We were each other’s lifelines to the woman we missed terribly. I had known Jesika since the age of 14 so I could share the crazy stories of our adolescent misadventures with him. He in turn knew the Jesika of college and law school that I had missed. Between the two of us, we could form a nearly complete narrative of her life, her love and her humor. We visited her gravesite, cried together and through our shared grief and experiences, eventually formed an independent friendship of our own.

On Thursday night, we had dinner at Leona’s Italian restaurant, part of a local Chicago chain and one of Jesika’s favorites. Kevin and I hadn’t seen each other in four months, right after I decided to leave my husband and before I had my own, minor-by-comparison cervical cancer procedure. On Wednesday night, I had something close to a panic attack. I realized that I was beginning to separate our friendship from the original context from whence it sprung, and I felt a one-two punch of guilt and fear that stopped me cold. I was ashamed to recognize that I hadn’t thought about Jesika, at all, in about that same four months which had lapsed since I last met Kevin.

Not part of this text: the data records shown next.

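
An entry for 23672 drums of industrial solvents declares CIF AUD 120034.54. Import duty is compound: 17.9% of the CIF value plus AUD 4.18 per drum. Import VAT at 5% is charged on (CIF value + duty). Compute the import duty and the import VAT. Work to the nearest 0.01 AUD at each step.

Ad valorem component: 120034.54 × 17.9% = 21486.18
Specific component: 23672 × 4.18 = 98948.96
Import duty = 21486.18 + 98948.96 = 120435.14
VAT base = CIF + duty = 120034.54 + 120435.14 = 240469.68
Import VAT = 240469.68 × 5% = 12023.48

Import duty: AUD 120435.14; import VAT: AUD 12023.48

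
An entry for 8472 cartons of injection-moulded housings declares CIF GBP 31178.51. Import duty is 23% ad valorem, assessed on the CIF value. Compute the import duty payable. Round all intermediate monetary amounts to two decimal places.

Import duty: GBP 7171.06

Import duty = 31178.51 × 23% = 7171.06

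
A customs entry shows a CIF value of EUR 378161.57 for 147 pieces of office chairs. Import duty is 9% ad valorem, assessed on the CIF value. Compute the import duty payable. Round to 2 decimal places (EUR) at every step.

Import duty: EUR 34034.54

Import duty = 378161.57 × 9% = 34034.54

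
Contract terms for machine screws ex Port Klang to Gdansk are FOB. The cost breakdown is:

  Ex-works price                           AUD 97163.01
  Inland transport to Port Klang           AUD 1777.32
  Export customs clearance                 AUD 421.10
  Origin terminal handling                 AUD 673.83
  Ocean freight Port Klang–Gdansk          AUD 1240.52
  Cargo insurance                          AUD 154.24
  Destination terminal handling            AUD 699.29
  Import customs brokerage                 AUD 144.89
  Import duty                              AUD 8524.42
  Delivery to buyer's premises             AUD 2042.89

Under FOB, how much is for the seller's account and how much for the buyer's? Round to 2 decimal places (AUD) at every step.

Seller: AUD 100035.26; buyer: AUD 12806.25

FOB: the seller bears costs until goods are on board at the origin port; the buyer bears freight, insurance and all costs thereafter.
Seller's account: goods 97163.01 + inland to port 1777.32 + export clearance 421.10 + origin terminal 673.83 = 100035.26
Buyer's account: freight 1240.52 + insurance 154.24 + destination terminal 699.29 + brokerage 144.89 + duty 8524.42 + delivery 2042.89 = 12806.25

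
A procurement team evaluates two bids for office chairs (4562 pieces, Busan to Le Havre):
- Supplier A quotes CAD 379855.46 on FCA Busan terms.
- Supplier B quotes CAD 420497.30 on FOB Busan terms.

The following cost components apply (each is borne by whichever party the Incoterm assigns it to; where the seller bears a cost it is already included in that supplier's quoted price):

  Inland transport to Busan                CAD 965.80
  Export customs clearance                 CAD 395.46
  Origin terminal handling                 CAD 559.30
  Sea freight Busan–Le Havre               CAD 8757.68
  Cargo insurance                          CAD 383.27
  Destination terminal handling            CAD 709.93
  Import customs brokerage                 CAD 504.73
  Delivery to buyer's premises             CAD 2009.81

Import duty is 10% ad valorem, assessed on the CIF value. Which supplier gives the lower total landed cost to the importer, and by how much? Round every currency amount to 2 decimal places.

Supplier A (FCA):
CIF value = FCA price + origin terminal + freight + insurance = 379855.46 + 559.30 + 8757.68 + 383.27 = 389555.71
Import duty = 389555.71 × 10% = 38955.57
Buyer bears (A): 559.30 + 8757.68 + 383.27 + 709.93 + 504.73 + 2009.81 = 12924.72
Landed cost (A) = invoice 379855.46 + 12924.72 + duty 38955.57 = 431735.75
Supplier B (FOB):
CIF value = FOB price + freight + insurance = 420497.30 + 8757.68 + 383.27 = 429638.25
Import duty = 429638.25 × 10% = 42963.83
Buyer bears (B): 8757.68 + 383.27 + 709.93 + 504.73 + 2009.81 = 12365.42
Landed cost (B) = invoice 420497.30 + 12365.42 + duty 42963.83 = 475826.55
Difference = |431735.75 − 475826.55| = 44090.80

Supplier A is cheaper by CAD 44090.80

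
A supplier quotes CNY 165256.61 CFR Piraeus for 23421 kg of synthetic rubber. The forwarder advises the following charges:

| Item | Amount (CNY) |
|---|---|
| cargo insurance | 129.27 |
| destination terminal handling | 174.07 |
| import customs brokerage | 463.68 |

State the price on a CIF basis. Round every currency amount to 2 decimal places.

Not relevant to the conversion: brokerage, destination terminal — on the buyer under both terms; not part of either seller's price.
From CFR to CIF, the seller additionally bears: insurance.
CIF price = 165256.61 + 129.27 = 165385.88

CIF price: CNY 165385.88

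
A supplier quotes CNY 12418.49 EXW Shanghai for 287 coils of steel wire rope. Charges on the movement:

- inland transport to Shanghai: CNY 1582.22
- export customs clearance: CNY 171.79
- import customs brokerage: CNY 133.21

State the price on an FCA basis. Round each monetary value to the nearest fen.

FCA price: CNY 14172.50

Not relevant to the conversion: brokerage — on the buyer under both terms; not part of either seller's price.
From EXW to FCA, the seller additionally bears: inland to port, export clearance.
FCA price = 12418.49 + 1582.22 + 171.79 = 14172.50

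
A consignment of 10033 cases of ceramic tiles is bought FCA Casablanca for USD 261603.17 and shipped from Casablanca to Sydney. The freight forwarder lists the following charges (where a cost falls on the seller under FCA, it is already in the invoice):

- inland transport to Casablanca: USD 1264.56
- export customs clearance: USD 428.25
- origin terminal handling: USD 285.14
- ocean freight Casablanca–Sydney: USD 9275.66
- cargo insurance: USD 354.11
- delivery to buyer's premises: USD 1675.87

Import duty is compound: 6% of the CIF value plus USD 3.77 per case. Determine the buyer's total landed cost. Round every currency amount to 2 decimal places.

FCA: the seller delivers export-cleared goods to the carrier; the buyer bears costs from that point.
Already in the invoice (seller's account under FCA): inland to port, export clearance — exclude.
CIF value = FCA price + origin terminal + freight + insurance = 261603.17 + 285.14 + 9275.66 + 354.11 = 271518.08
Ad valorem component: 271518.08 × 6% = 16291.08
Specific component: 10033 × 3.77 = 37824.41
Import duty = 16291.08 + 37824.41 = 54115.49
Buyer bears: origin terminal 285.14 + freight 9275.66 + insurance 354.11 + delivery 1675.87 + duty 54115.49 = 65706.27
Landed cost = invoice 261603.17 + 65706.27 = 327309.44

Total landed cost: USD 327309.44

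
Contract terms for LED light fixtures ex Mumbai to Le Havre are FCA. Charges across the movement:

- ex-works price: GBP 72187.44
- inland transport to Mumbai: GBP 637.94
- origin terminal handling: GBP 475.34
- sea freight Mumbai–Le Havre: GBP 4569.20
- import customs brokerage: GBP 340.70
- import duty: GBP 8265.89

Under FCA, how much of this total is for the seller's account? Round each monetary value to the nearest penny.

FCA: the seller delivers export-cleared goods to the carrier; the buyer bears costs from that point.
Seller's account: goods 72187.44 + inland to port 637.94 = 72825.38
Buyer's account: origin terminal 475.34 + freight 4569.20 + brokerage 340.70 + duty 8265.89 = 13651.13

Seller's account: GBP 72825.38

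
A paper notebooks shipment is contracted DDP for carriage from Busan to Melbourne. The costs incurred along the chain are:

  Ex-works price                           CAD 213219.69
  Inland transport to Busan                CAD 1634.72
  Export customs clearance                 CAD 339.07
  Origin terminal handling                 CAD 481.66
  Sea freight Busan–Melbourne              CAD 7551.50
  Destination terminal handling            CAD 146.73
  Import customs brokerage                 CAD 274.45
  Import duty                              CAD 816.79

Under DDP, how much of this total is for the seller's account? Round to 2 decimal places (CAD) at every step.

DDP: the seller bears all costs including import duty.
Seller's account: goods 213219.69 + inland to port 1634.72 + export clearance 339.07 + origin terminal 481.66 + freight 7551.50 + destination terminal 146.73 + brokerage 274.45 + duty 816.79 = 224464.61
Buyer's account: 0.00

Seller's account: CAD 224464.61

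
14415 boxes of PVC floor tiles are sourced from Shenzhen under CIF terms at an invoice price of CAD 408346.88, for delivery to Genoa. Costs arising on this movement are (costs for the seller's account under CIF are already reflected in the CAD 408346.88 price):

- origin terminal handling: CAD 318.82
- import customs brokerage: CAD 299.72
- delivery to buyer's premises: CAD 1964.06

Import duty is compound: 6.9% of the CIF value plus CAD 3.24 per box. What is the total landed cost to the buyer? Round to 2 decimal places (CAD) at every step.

Total landed cost: CAD 485491.19

CIF: the seller pays costs through ocean freight and marine insurance to the destination port.
Already in the invoice (seller's account under CIF): origin terminal — exclude.
The CIF price already equals the CIF value: 408346.88
Ad valorem component: 408346.88 × 6.9% = 28175.93
Specific component: 14415 × 3.24 = 46704.60
Import duty = 28175.93 + 46704.60 = 74880.53
Buyer bears: brokerage 299.72 + delivery 1964.06 + duty 74880.53 = 77144.31
Landed cost = invoice 408346.88 + 77144.31 = 485491.19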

I am aware that human survival depends on healing. The heart cannot remain an open wound forever after tragedy, and yet that same ability to rebound can be painful in its own right. I know that I have not forgotten Jesika. She is an integral part of who I am. But since her passing, I have had so many new experiences and made so many memories that by virtue of her absence, she can never share. The memory, with its bias toward primacy and recency, tends to expend its energy on the here and now. And so it was that in a state of saddened remorse, I was suddenly assaulted with a highlight reel of my relationship with Jesika that left me crying on my bathroom floor.

Was I forgetting to remember her? As one of few people who knew her intimately, one of two souls who knew the whole truth about her death and the circumstances around it, and the only one with the bully pulpit and freedom to counteract the alternate version of the story that exists, I am invested with a huge responsibility. And yet preoccupation with my own complicated life and the damned human need to compartmentalize had led me away from the promise I made to Jesika, myself and even if he didn’t know it, Kevin in 2009. What did that mean? What did that say about my capabilities as a friend? Had I let Jesika down?

Kevin and I spent two hours over our meal at one of our girl’s favorite venues and in that time, she came back to life. I realized that the true Jesika, the full and complete bougie, sarcastic, and reality TV-loving woman, the girl who terrorized fast food restaurant owners and snuck into R-rated movies with me, is only actualized when Kevin and I conjure her together. When we meet, she is sitting with us, and probably wearing a huge smile over the fact that her two favorite people in the world have bonded.

That’s when it hit me that my close friendship with Kevin IS remembering her. It is honoring her and her life. In fact it might be arrogant of Kevin and I to assume we had any control in forming this link, initially connected by grief but continued through genuine regard and appreciation for one another. When Jesika first returned to Chicago and moved in with the love of her life, she wanted us to be friends. It may not have happened the way any of us planned, but we have fulfilled one of her greatest wishes. That’s a more effective and positive way of respecting her legacy than self-indulgent guilt.